The deepest opportunity is still mostly unrealized: letting the reader tune the type. A reading application or long-form site built on a variable font can offer a weight slider, a width adjustment, a spacing control — continuous, immediate, and reversible. A reader with low vision who finds the default weight thin can thicken it to taste rather than choosing between "normal" and "bold." An older reader can widen the forms slightly. These are exactly the adjustments low-vision research has long suggested help, and variable fonts make them cheap to offer.

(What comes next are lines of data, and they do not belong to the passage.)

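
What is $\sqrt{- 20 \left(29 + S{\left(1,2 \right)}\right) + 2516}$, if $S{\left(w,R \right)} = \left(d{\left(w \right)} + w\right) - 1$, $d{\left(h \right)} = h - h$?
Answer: $44$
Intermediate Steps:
$d{\left(h \right)} = 0$
$S{\left(w,R \right)} = -1 + w$ ($S{\left(w,R \right)} = \left(0 + w\right) - 1 = w - 1 = -1 + w$)
$\sqrt{- 20 \left(29 + S{\left(1,2 \right)}\right) + 2516} = \sqrt{- 20 \left(29 + \left(-1 + 1\right)\right) + 2516} = \sqrt{- 20 \left(29 + 0\right) + 2516} = \sqrt{\left(-20\right) 29 + 2516} = \sqrt{-580 + 2516} = \sqrt{1936} = 44$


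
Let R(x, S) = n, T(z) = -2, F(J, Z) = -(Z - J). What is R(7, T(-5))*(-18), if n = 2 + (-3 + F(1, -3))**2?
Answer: -54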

Few sites do this yet, and no standard interface exists for it. But the technical barrier has fallen, and this publication's position is that reader-tunable type is where screen typography should be heading: the designer sets a well-judged default, and the reader may depart from it.

Why This Chapter Is New

When the first edition appeared, web pages could not reliably embed fonts at all — typography meant choosing among the handful of faces installed on the reader's machine. Web font embedding arrived around 2010; variable fonts were specified in 2016 and reached broad browser support in the years following. The idea that a stylesheet could specify weight as 435, or that optical sizing could return from the metal era through an axis in a file, simply did not exist to be written about.

In CSS

body {
  font-optical-sizing: auto;   /* opsz: text forms at text sizes */
}

@media (prefers-color-scheme: dark) {
  /* grade trims dark-mode weight bloom without reflow */
  body { font-variation-settings: "GRAD" -20; }
}

Recommendations

  • Prefer variable fonts for new projects; ship one roman and one italic file rather than a stack of statics.
  • Choose faces with an optical size axis for interfaces that set text at many sizes, and leave font-optical-sizing: auto in effect.
  • Use the grade axis (where available) to correct apparent weight in dark mode without causing reflow.
  • Use high-level CSS properties (font-weight, font-stretch) rather than raw font-variation-settings where possible.
  • Never rely on faux-bold or faux-italic; the variable file makes the real forms available.
  • Where long-form reading is the product, consider offering readers direct control of weight and width — and remember their choice.